The ascent of Queens Park Rangers and Norwich City to the top table in English football, soon to be followed by the winners of the playoffs (Cardiff City, Reading or Swansea City), triggers all manner of estimates of the financial boost that these clubs will experience. Promotion to the English Premier League (EPL) is said to be worth £90m to these clubs, with at least £40m coming from a mix of TV income, sponsorship and gate receipts. Even if these clubs are relegated back down to the Championship after one season with the ‘elite’, they are still guaranteed a further £48m in the form of parachute payments over the next four seasons.
The eventual third promoted club will no doubt luxuriate in their having won the ‘Most Valuable Game in the World’. And while broadcasting income from the EPL selling the rights to screen matches domestically and abroad continues to rise, the ‘MVGW’ will be spun into an increasingly important event.

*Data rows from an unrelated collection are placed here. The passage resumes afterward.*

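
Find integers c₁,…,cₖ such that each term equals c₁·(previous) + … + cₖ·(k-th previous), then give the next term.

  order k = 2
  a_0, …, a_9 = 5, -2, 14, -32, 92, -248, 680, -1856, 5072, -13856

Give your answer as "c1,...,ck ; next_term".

  a_2 = -2·-2 + 2·5 = 14
  a_3 = -2·14 + 2·-2 = -32
  a_4 = -2·-32 + 2·14 = 92
  a_5 = -2·92 + 2·-32 = -248
  a_6 = -2·-248 + 2·92 = 680
  a_7 = -2·680 + 2·-248 = -1856
  a_8 = -2·-1856 + 2·680 = 5072
  a_9 = -2·5072 + 2·-1856 = -13856
  a_10 = -2·-13856 + 2·5072 = 37856

-2,2 ; 37856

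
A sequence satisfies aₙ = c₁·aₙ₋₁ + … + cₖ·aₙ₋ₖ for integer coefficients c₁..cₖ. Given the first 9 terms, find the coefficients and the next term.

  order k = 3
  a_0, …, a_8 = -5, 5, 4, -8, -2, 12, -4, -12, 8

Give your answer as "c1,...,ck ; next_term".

  a_3 = -2·4 + -2·5 + -2·-5 = -8
  a_4 = -2·-8 + -2·4 + -2·5 = -2
  a_5 = -2·-2 + -2·-8 + -2·4 = 12
  a_6 = -2·12 + -2·-2 + -2·-8 = -4
  a_7 = -2·-4 + -2·12 + -2·-2 = -12
  a_8 = -2·-12 + -2·-4 + -2·12 = 8
  a_9 = -2·8 + -2·-12 + -2·-4 = 16

-2,-2,-2 ; 16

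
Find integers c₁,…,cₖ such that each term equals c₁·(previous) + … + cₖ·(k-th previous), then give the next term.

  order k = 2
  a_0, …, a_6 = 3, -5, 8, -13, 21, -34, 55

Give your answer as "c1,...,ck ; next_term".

-1,1 ; -89

  a_2 = -1·-5 + 1·3 = 8
  a_3 = -1·8 + 1·-5 = -13
  a_4 = -1·-13 + 1·8 = 21
  a_5 = -1·21 + 1·-13 = -34
  a_6 = -1·-34 + 1·21 = 55
  a_7 = -1·55 + 1·-34 = -89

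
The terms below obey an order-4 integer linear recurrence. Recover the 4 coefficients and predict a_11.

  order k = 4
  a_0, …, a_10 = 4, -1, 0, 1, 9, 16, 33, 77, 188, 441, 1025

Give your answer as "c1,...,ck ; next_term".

  a_4 = 2·1 + 0·0 + 1·-1 + 2·4 = 9
  a_5 = 2·9 + 0·1 + 1·0 + 2·-1 = 16
  a_6 = 2·16 + 0·9 + 1·1 + 2·0 = 33
  a_7 = 2·33 + 0·16 + 1·9 + 2·1 = 77
  a_8 = 2·77 + 0·33 + 1·16 + 2·9 = 188
  a_9 = 2·188 + 0·77 + 1·33 + 2·16 = 441
  a_10 = 2·441 + 0·188 + 1·77 + 2·33 = 1025
  a_11 = 2·1025 + 0·441 + 1·188 + 2·77 = 2392

2,0,1,2 ; 2392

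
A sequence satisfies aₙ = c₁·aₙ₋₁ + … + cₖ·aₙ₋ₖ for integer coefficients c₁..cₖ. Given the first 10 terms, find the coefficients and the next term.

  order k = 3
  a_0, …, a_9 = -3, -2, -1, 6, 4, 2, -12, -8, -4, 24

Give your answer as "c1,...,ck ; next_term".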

Only later will complaints be heard of the injustice of income distribution in the EPL and the time constraints associated with newly-promoted clubs assembling their squads.
While we are familiar with these fairy-tales of ‘rags-to-riches’ for clubs from ‘sleepy backwater’ towns, we have also heard time and again of the perils of competing in the EPL and being relegated from it. ‘Riches –to-rags’ might sum up the experience of some of the worst affected clubs. Leeds United remain the best example of a club crashing and burning after relegation from the top tier, but there are plenty of others. Portsmouth FC, for instance, whose seven-year membership of football’s elite club brought administration and precious little in the form of ground improvements, with only the consolation of a second ever FA Cup Winners title to parade. In seven years, Portsmouth FC enjoyed a multi-million pound income stream, but through financial mis-management and the onset of the global financial crisis, the club shows few signs now of the impact of these riches.
In a polarised world of EPL fat-cats and the battle over the crumbs left by the big four, five or six clubs, it’s easy to forget the other side of professional football in the UK – the non-league. In a variation on the fight for top-flight status, here promotion up the leagues can prove to be an immediate hardship, not one that you only regret years later. According to point 8 of the following list from The Ball is Round, the cost of promotion up the non-leagues can be punitive. Players demand higher wages, ground improvements must be made otherwise the club is not allowed into the higher league. There are longer travelling distances involving costlier travel and accommodation. The final step before the Football League proper is the Blue Square Bet Premier, where costs are inflated by most clubs being fully professional.
The Ball is Round call it the “inverse economics of non-league football” and it means that only those clubs with rich owners willing and able to finance the losses that promotion involves. With each step up the non-league, the gap grows between the increased income generated by higher attendances and sponsorship deals, and the extra costs of competing at a higher level. It all sounds eerily familiar and for every Manchester City you can identify a Crawley Town in the non-league prepared to bankroll their way to success. At the top level there are soon to be new financial ‘fair play’ rules designed to prevent clubs from spending more than they earn. But at the non-league level in England no system exists to enable the rise of the ‘minnow’ from the ‘backwaters’.